I don’t know why I should worry about his infidelities to Aileen especially considering that I was one of them. I should take it as proof that he never loved her, though I think he really did love her once. Did he love my sister that day in Brittas? Or all of these women, all of the time? I don’t care.

He loves me now. Or he loves me too.

Or.

I love him. And that is as much as any of us can know

The Things We Do for Love

THE FIRST THING I hear in the morning is the phone.

‘Are you going into work?’ It is Seán.

‘I think so.’

‘Right,’ he says. ‘Thanks.’

‘Where are you?’ I say, but he is gone.

Neither is he, as I discover when I let the phone fall back on the duvet, in the bed beside me. It is half past eight. There is something too blank about the light outside. I get up into the murk of the room, and pull the curtains of grey linen, and find the world flattened by monochrome.

I do the winter sprint around the freezing room, shower and dress, pick the phone up to find a text:

‘Can you pick Ev up from Foxrock?’

To which I reply, ‘Hve meeting. Walking into town.’

I can’t imagine how Evie is supposed to get out of Enniskerry, which must be snowed in. The schools are closed. I don’t see any cars on the road, and the television, when I turn it on, has pictures of frozen confusion, quiet chaos.
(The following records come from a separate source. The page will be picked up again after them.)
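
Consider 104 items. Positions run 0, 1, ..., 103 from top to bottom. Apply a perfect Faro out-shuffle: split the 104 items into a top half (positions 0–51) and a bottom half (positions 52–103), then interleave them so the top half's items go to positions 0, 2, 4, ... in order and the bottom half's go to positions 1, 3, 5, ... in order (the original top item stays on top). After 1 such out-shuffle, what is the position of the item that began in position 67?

31

Track the item's position through each out-shuffle:
67 → 31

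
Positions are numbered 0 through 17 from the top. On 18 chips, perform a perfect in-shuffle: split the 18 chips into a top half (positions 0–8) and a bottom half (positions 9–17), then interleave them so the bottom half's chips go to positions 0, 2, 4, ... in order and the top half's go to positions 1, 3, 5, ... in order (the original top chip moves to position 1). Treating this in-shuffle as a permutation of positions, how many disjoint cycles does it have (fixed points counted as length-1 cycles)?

1

Trace each unvisited position around until it returns:
(0 1 3 7 15 12 ... len 18)
1 cycle in total.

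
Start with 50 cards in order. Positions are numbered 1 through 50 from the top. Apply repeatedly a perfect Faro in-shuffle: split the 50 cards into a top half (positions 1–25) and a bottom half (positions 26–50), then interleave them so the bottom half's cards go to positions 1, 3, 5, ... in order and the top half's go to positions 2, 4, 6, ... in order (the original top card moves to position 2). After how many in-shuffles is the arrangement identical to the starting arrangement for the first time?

The in-shuffle permutes the 50 positions with cycle lengths [2, 8, 8, 8, 8, 8, 8].
Every card is home exactly when every cycle has completed a whole number of laps, i.e. after lcm(2, 8) = 8 in-shuffles.

8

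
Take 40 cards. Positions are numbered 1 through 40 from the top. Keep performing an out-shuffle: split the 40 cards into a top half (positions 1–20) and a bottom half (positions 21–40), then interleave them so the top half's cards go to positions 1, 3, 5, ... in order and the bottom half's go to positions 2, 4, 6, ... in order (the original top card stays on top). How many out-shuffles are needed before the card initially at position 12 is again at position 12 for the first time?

12

Follow position 12 under repeated out-shuffles:
12 → 23 → 6 → 11 → 21 → 2 → 3 → 5 → 9 → 17 → 33 → 26 → 12
It first returns after 12 out-shuffles.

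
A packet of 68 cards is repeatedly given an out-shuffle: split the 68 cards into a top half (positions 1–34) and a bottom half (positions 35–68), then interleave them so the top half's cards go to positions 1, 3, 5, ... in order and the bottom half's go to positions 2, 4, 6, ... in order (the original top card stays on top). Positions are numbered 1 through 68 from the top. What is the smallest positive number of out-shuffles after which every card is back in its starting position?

The out-shuffle permutes the 68 positions with cycle lengths [1, 1, 66].
Every card is home exactly when every cycle has completed a whole number of laps, i.e. after lcm(1, 66) = 66 out-shuffles.

66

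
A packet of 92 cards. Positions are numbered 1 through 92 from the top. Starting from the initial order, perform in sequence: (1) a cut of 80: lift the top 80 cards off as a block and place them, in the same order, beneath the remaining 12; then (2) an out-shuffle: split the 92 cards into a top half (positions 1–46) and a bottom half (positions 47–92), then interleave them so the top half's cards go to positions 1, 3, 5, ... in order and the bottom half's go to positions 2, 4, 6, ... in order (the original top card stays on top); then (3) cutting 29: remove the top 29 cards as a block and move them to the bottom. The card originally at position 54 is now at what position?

Track the card from position 54 forward through each operation:
  after op 1 (cut 80): 54 → 66
  after op 2 (out-shuffle): 66 → 40
  after op 3 (cut 29): 40 → 11

11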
Nothing is moving, except makeshift toboggans and snowballs.

You would think that on this day of all days, she would just stay at home. But I know nothing about these things – the reason Evie stays, or the reasons she goes – there are deep forces at work, great imperatives. We must inch forward massively, like rock along a fault line, for fear of the quake.

At ten thirty, another, somewhat redundant, text from Seán, ‘Hang on…’

‘Bated breath,’ I write – and then delete.

Since his daughter came into my house, life is one long wrangle about arrangements: times, places, pick-ups, drop-offs, handovers. And everything has to be done in person. For some reason, you can’t just ask someone – friend’s mother, drama teacher or whoever – to put the child in a taxi. I mean, how much is my time worth? How much is Seán’s time worth? Surely more than the tenner for the fare. But you can’t put daughters in taxis. Putting a daughter in a taxi is like asking a foreigner to molest her, on the meter.